Воспоминания комиссара-танкиста — страница 40 из 46

Свернули в переулок. Поворот, еще поворот, краснозвездная машина вышла позади баррикады. Вот и вражеский танк, затаившийся в засаде.

– Огонь!

Снаряд врезался в борт немецкой машины. Она вспыхнула, а экипаж Корякова с тылу разметал баррикаду и ее защитников, расчистил путь для наступающих.

Гвардейцы усиливали удары по врагу. Кажется, делали все возможное, чтобы сломить сопротивление обреченных, но враг огрызался, как загнанный зверь, как волк на псарне. Тогда усилили боевую активность наши штурмовые группы. В каждую из них входило по два-три танка или САУ, взвод автоматчиков, саперы. Группы эти пробивали дорогу через завалы, препятствия, истребляли сопротивляющихся врагов в зданиях.

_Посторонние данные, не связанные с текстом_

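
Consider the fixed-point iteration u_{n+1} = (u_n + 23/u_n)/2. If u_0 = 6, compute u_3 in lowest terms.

u_1 = (6 + 23/6)/2 = 59/12.
u_2 = (59/12 + 23/(59/12))/2 = 6793/1416.
u_3 = (6793/1416 + 23/(6793/1416))/2 = 92261137/19237776.

92261137/19237776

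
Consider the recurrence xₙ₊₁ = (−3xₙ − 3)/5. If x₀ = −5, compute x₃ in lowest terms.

78/125

x₁ = (−3·(−5) − 3)/5 = 12/5.
x₂ = (−3·(12/5) − 3)/5 = −51/25.
x₃ = (−3·(−51/25) − 3)/5 = 78/125.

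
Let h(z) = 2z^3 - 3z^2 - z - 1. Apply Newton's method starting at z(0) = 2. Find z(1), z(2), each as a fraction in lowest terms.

z(1) = 21/11, z(2) = 23822/12529

h'(z) = 6z^2 - 6z - 1.
h(2) = 1, h'(2) = 11, so z(1) = 2 - 1/11 = 21/11.
h(21/11) = 97/1331, h'(21/11) = 1139/121, so z(2) = (21/11) - (97/1331)/(1139/121) = 23822/12529.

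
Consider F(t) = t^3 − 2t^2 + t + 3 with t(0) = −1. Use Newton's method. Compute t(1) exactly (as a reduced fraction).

F'(t) = 3t^2 − 4t + 1.
F(−1) = −1, F'(−1) = 8, so t(1) = (−1) − (−1)/8 = −7/8.

−7/8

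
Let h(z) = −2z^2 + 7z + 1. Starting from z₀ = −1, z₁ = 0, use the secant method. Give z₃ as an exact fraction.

−9/65

h(−1) = −8, h(0) = 1. z₂ = 0 − 1·(0 − (−1))/(1 − (−8)) = −1/9.
h(0) = 1, h(−1/9) = 16/81. z₃ = (−1/9) − (16/81)·((−1/9) − 0)/((16/81) − 1) = −9/65.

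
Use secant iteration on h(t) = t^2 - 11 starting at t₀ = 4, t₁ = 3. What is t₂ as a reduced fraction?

h(4) = 5, h(3) = -2. t₂ = 3 - (-2)·(3 - 4)/((-2) - 5) = 23/7.

23/7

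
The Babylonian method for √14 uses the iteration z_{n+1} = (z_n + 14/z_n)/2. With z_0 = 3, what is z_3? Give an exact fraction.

z_1 = (3 + 14/3)/2 = 23/6.
z_2 = (23/6 + 14/(23/6))/2 = 1033/276.
z_3 = (1033/276 + 14/(1033/276))/2 = 2133553/570216.

2133553/570216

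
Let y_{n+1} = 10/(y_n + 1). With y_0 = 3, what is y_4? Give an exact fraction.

y_1 = 10/(3 + 1) = 5/2.
y_2 = 10/(5/2 + 1) = 20/7.
y_3 = 10/(20/7 + 1) = 70/27.
y_4 = 10/(70/27 + 1) = 270/97.

270/97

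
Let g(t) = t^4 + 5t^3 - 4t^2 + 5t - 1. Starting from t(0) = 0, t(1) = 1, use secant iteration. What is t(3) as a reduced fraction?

g(0) = -1, g(1) = 6. t(2) = 1 - 6·(1 - 0)/(6 - (-1)) = 1/7.
g(1) = 6, g(1/7) = -846/2401. t(3) = (1/7) - (-846/2401)·((1/7) - 1)/((-846/2401) - 6) = 242/1271.

242/1271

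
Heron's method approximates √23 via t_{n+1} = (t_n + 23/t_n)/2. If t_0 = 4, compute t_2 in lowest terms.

2993/624

t_1 = (4 + 23/4)/2 = 39/8.
t_2 = (39/8 + 23/(39/8))/2 = 2993/624.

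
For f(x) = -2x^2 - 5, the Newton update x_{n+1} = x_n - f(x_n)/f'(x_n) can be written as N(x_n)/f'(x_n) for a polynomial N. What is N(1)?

f'(x) = -4x.
N(x) = x·f'(x) - f(x) = x·(-4x) - (-2x^2 - 5) = -2x^2 + 5.
N(1) = 3.

3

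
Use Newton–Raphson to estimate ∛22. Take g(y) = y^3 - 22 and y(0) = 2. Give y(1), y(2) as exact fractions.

y(1) = 19/6, y(2) = 9235/3249

g'(y) = 3y^2.
g(2) = -14, g'(2) = 12, so y(1) = 2 - (-14)/12 = 19/6.
g(19/6) = 2107/216, g'(19/6) = 361/12, so y(2) = (19/6) - (2107/216)/(361/12) = 9235/3249.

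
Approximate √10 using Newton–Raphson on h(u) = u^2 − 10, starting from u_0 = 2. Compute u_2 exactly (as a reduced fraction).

h'(u) = 2u.
h(2) = −6, h'(2) = 4, so u_1 = 2 − (−6)/4 = 7/2.
h(7/2) = 9/4, h'(7/2) = 7, so u_2 = (7/2) − (9/4)/7 = 89/28.

89/28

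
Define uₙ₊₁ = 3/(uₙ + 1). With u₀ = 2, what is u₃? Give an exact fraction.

6/5

u₁ = 3/(2 + 1) = 1.
u₂ = 3/(1 + 1) = 3/2.
u₃ = 3/(3/2 + 1) = 6/5.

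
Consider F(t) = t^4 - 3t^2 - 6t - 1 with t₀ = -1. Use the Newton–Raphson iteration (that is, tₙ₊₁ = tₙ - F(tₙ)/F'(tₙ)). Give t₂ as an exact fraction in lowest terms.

F'(t) = 4t^3 - 6t - 6.
F(-1) = 3, F'(-1) = -4, so t₁ = (-1) - 3/(-4) = -1/4.
F(-1/4) = 81/256, F'(-1/4) = -73/16, so t₂ = (-1/4) - (81/256)/(-73/16) = -211/1168.

-211/1168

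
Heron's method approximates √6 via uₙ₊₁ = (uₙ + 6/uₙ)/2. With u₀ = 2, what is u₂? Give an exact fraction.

49/20

u₁ = (2 + 6/2)/2 = 5/2.
u₂ = (5/2 + 6/(5/2))/2 = 49/20.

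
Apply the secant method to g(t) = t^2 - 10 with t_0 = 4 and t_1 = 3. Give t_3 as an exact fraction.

136/43

g(4) = 6, g(3) = -1. t_2 = 3 - (-1)·(3 - 4)/((-1) - 6) = 22/7.
g(3) = -1, g(22/7) = -6/49. t_3 = (22/7) - (-6/49)·((22/7) - 3)/((-6/49) - (-1)) = 136/43.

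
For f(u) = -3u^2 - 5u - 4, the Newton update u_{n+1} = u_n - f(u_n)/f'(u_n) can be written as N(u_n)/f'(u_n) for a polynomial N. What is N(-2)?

f'(u) = -6u - 5.
N(u) = u·f'(u) - f(u) = u·(-6u - 5) - (-3u^2 - 5u - 4) = -3u^2 + 4.
N(-2) = -8.

-8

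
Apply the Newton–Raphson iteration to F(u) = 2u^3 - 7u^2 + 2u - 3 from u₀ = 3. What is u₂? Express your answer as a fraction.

F'(u) = 6u^2 - 14u + 2.
F(3) = -6, F'(3) = 14, so u₁ = 3 - (-6)/14 = 24/7.
F(24/7) = 747/343, F'(24/7) = 1202/49, so u₂ = (24/7) - (747/343)/(1202/49) = 28101/8414.

28101/8414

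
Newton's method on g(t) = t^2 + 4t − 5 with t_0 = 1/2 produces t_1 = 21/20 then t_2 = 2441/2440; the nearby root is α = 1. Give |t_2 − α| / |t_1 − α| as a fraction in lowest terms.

1/122

t_1 − α = 21/20 − 1 = 1/20, so |t_1 − α| = 1/20.
t_2 − α = 2441/2440 − 1 = 1/2440, so |t_2 − α| = 1/2440.
Ratio = (1/2440) / (1/20) = 1/122.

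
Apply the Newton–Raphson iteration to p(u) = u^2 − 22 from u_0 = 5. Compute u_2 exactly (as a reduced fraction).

4409/940

p'(u) = 2u.
p(5) = 3, p'(5) = 10, so u_1 = 5 − 3/10 = 47/10.
p(47/10) = 9/100, p'(47/10) = 47/5, so u_2 = (47/10) − (9/100)/(47/5) = 4409/940.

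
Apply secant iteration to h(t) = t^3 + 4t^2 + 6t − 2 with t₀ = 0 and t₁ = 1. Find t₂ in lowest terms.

2/11

h(0) = −2, h(1) = 9. t₂ = 1 − 9·(1 − 0)/(9 − (−2)) = 2/11.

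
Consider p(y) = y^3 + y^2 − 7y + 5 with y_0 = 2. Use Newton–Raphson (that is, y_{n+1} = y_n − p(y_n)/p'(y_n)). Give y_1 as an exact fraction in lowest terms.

5/3

p'(y) = 3y^2 + 2y − 7.
p(2) = 3, p'(2) = 9, so y_1 = 2 − 3/9 = 5/3.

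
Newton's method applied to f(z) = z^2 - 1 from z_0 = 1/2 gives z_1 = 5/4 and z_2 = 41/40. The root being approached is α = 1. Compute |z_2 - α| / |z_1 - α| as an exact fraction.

1/10

z_1 - α = 5/4 - 1 = 1/4, so |z_1 - α| = 1/4.
z_2 - α = 41/40 - 1 = 1/40, so |z_2 - α| = 1/40.
Ratio = (1/40) / (1/4) = 1/10.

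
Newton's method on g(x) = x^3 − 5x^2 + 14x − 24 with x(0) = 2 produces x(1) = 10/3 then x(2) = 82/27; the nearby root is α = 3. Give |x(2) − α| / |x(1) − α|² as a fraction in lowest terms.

1/3

x(1) − α = 10/3 − 3 = 1/3, so |x(1) − α| = 1/3.
x(2) − α = 82/27 − 3 = 1/27, so |x(2) − α| = 1/27.
|x(1) − α|² = 1/9.
Ratio = (1/27) / (1/9) = 1/3.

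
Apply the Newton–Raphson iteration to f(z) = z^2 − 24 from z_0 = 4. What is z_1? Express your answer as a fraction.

f'(z) = 2z.
f(4) = −8, f'(4) = 8, so z_1 = 4 − (−8)/8 = 5.

5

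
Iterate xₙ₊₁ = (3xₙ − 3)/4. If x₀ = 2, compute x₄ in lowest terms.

x₁ = (3·2 − 3)/4 = 3/4.
x₂ = (3·(3/4) − 3)/4 = −3/16.
x₃ = (3·(−3/16) − 3)/4 = −57/64.
x₄ = (3·(−57/64) − 3)/4 = −363/256.

−363/256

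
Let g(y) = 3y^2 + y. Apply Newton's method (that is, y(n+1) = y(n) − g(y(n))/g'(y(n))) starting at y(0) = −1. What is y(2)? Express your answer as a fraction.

g'(y) = 6y + 1.
g(−1) = 2, g'(−1) = −5, so y(1) = (−1) − 2/(−5) = −3/5.
g(−3/5) = 12/25, g'(−3/5) = −13/5, so y(2) = (−3/5) − (12/25)/(−13/5) = −27/65.

−27/65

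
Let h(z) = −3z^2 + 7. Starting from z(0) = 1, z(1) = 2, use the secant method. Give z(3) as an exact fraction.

h(1) = 4, h(2) = −5. z(2) = 2 − (−5)·(2 − 1)/((−5) − 4) = 13/9.
h(2) = −5, h(13/9) = 20/27. z(3) = (13/9) − (20/27)·((13/9) − 2)/((20/27) − (−5)) = 47/31.

47/31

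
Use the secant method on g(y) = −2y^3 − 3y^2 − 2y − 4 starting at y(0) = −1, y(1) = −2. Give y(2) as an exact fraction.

g(−1) = −3, g(−2) = 4. y(2) = (−2) − 4·((−2) − (−1))/(4 − (−3)) = −10/7.

−10/7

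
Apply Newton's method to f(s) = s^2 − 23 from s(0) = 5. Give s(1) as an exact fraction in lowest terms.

f'(s) = 2s.
f(5) = 2, f'(5) = 10, so s(1) = 5 − 2/10 = 24/5.

24/5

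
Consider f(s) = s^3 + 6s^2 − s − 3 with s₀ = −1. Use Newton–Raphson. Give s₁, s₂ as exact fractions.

s₁ = −7/10, s₂ = −2627/3965

f'(s) = 3s^2 + 12s − 1.
f(−1) = 3, f'(−1) = −10, so s₁ = (−1) − 3/(−10) = −7/10.
f(−7/10) = 297/1000, f'(−7/10) = −793/100, so s₂ = (−7/10) − (297/1000)/(−793/100) = −2627/3965.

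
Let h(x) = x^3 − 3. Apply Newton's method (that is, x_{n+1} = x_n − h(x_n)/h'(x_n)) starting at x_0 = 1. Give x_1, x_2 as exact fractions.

x_1 = 5/3, x_2 = 331/225

h'(x) = 3x^2.
h(1) = −2, h'(1) = 3, so x_1 = 1 − (−2)/3 = 5/3.
h(5/3) = 44/27, h'(5/3) = 25/3, so x_2 = (5/3) − (44/27)/(25/3) = 331/225.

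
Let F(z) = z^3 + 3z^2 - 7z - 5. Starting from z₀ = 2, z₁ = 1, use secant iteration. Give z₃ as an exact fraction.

F(2) = 1, F(1) = -8. z₂ = 1 - (-8)·(1 - 2)/((-8) - 1) = 17/9.
F(1) = -8, F(17/9) = -568/729. z₃ = (17/9) - (-568/729)·((17/9) - 1)/((-568/729) - (-8)) = 653/329.

653/329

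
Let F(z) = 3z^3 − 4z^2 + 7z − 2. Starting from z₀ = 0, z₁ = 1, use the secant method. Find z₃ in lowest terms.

F(0) = −2, F(1) = 4. z₂ = 1 − 4·(1 − 0)/(4 − (−2)) = 1/3.
F(1) = 4, F(1/3) = 0. z₃ = (1/3) − 0·((1/3) − 1)/(0 − 4) = 1/3.

1/3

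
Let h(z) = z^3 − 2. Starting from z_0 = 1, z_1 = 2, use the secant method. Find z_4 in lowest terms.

989312/782041

h(1) = −1, h(2) = 6. z_2 = 2 − 6·(2 − 1)/(6 − (−1)) = 8/7.
h(2) = 6, h(8/7) = −174/343. z_3 = (8/7) − (−174/343)·((8/7) − 2)/((−174/343) − 6) = 75/62.
h(8/7) = −174/343, h(75/62) = −54781/238328. z_4 = (75/62) − (−54781/238328)·((75/62) − (8/7))/((−54781/238328) − (−174/343)) = 989312/782041.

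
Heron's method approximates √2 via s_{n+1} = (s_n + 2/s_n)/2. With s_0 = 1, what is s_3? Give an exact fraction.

s_1 = (1 + 2/1)/2 = 3/2.
s_2 = (3/2 + 2/(3/2))/2 = 17/12.
s_3 = (17/12 + 2/(17/12))/2 = 577/408.

577/408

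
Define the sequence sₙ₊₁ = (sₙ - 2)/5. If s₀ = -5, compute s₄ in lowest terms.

s₁ = ((-5) - 2)/5 = -7/5.
s₂ = ((-7/5) - 2)/5 = -17/25.
s₃ = ((-17/25) - 2)/5 = -67/125.
s₄ = ((-67/125) - 2)/5 = -317/625.

-317/625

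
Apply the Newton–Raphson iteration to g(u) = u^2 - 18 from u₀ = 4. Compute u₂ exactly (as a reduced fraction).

577/136

g'(u) = 2u.
g(4) = -2, g'(4) = 8, so u₁ = 4 - (-2)/8 = 17/4.
g(17/4) = 1/16, g'(17/4) = 17/2, so u₂ = (17/4) - (1/16)/(17/2) = 577/136.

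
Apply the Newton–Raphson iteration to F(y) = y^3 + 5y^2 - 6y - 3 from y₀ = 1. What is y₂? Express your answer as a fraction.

6529/4942

F'(y) = 3y^2 + 10y - 6.
F(1) = -3, F'(1) = 7, so y₁ = 1 - (-3)/7 = 10/7.
F(10/7) = 531/343, F'(10/7) = 706/49, so y₂ = (10/7) - (531/343)/(706/49) = 6529/4942.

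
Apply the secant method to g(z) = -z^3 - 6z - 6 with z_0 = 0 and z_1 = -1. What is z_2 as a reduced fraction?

g(0) = -6, g(-1) = 1. z_2 = (-1) - 1·((-1) - 0)/(1 - (-6)) = -6/7.

-6/7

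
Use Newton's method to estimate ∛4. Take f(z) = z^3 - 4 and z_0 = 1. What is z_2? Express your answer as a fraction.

5/3

f'(z) = 3z^2.
f(1) = -3, f'(1) = 3, so z_1 = 1 - (-3)/3 = 2.
f(2) = 4, f'(2) = 12, so z_2 = 2 - 4/12 = 5/3.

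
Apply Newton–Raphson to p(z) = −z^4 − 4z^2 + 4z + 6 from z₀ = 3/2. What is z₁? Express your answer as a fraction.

p'(z) = −4z^3 − 8z + 4.
p(3/2) = −33/16, p'(3/2) = −43/2, so z₁ = (3/2) − (−33/16)/(−43/2) = 483/344.

483/344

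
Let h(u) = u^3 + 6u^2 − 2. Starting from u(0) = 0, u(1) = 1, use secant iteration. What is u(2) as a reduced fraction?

2/7

h(0) = −2, h(1) = 5. u(2) = 1 − 5·(1 − 0)/(5 − (−2)) = 2/7.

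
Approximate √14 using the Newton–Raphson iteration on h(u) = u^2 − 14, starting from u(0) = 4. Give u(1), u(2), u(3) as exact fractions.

u(1) = 15/4, u(2) = 449/120, u(3) = 403201/107760

h'(u) = 2u.
h(4) = 2, h'(4) = 8, so u(1) = 4 − 2/8 = 15/4.
h(15/4) = 1/16, h'(15/4) = 15/2, so u(2) = (15/4) − (1/16)/(15/2) = 449/120.
h(449/120) = 1/14400, h'(449/120) = 449/60, so u(3) = (449/120) − (1/14400)/(449/60) = 403201/107760.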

И как-то вдруг мы почувствовали, что упорство немцев сломлено. Сила сопротивления начала ослабевать с каждым часом. Гитлеровцы стали сдаваться. По дорогам из Данцига вскоре потянулись огромные колонны беженцев. В январе и феврале они стекались сюда со всей Восточной Пруссии, ехали на больших фурах, груженных награбленным добром. Теперь возвращались в «фатерлянд» налегке, пешком, потеряв все нажитое в огне пожаров. Останавливаясь на отдых, доставали из котомок сухари, выстраивались в длиннейшие очереди к «титану» за кипяточком, который разогревали наши бойцы.

– Руссиш зольдат – гут! – говорили заискивающе.

Боевой пыл был позабыт напрочь. Но обольщаться не стоило: по ночам гремели выстрелы, даже в этих покорных толпах некоторые прятали за пазухой оружие. Были здесь и переодетые нацисты, эсэсовцы, офицеры вермахта…

В последнем бою за Данциг прославились экипажи двух САУ под командованием гвардии младших лейтенантов Мефтахова и Короткевича. Гитлеровцы основательно укрепились на острове на канале Мотлава, вели огонь по наступающим. Командиры самоходок получили задачу выбить врага оттуда. Мост, соединявший остров с берегом, горел. Но Мефтахов решил по нему прорваться. Он понимал всю опасность: мог провалиться настил, от жара могли взорваться баки с горючим.

Самоходка подошла к мосту. Развив предельную скорость, механик-водитель гвардии старший сержант Щукин провел машину по горящему настилу. Следом прошла САУ Короткевича. Заняв небольшой плацдарм, пушки начали в упор расстреливать вражеские позиции. Фашисты засели в водонапорной башне, но наводчик Фахутдинов первым же выстрелом ее разрушил, похоронив под обломками более полусотни гитлеровцев. Экипажи удерживали свой плацдарм до подхода танков и пехоты.

К вечеру 30 марта над освобожденным Данцигом – исконно польским городом Гданьском – затрепетали на ветру красное Знамя Победы и красно-белый национальный флаг Польши. Завершился разгром данцигской группировки. Более десяти тысяч вражеских генералов, офицеров и солдат сдалось в плен.

И вновь гремел над Москвой победный салют.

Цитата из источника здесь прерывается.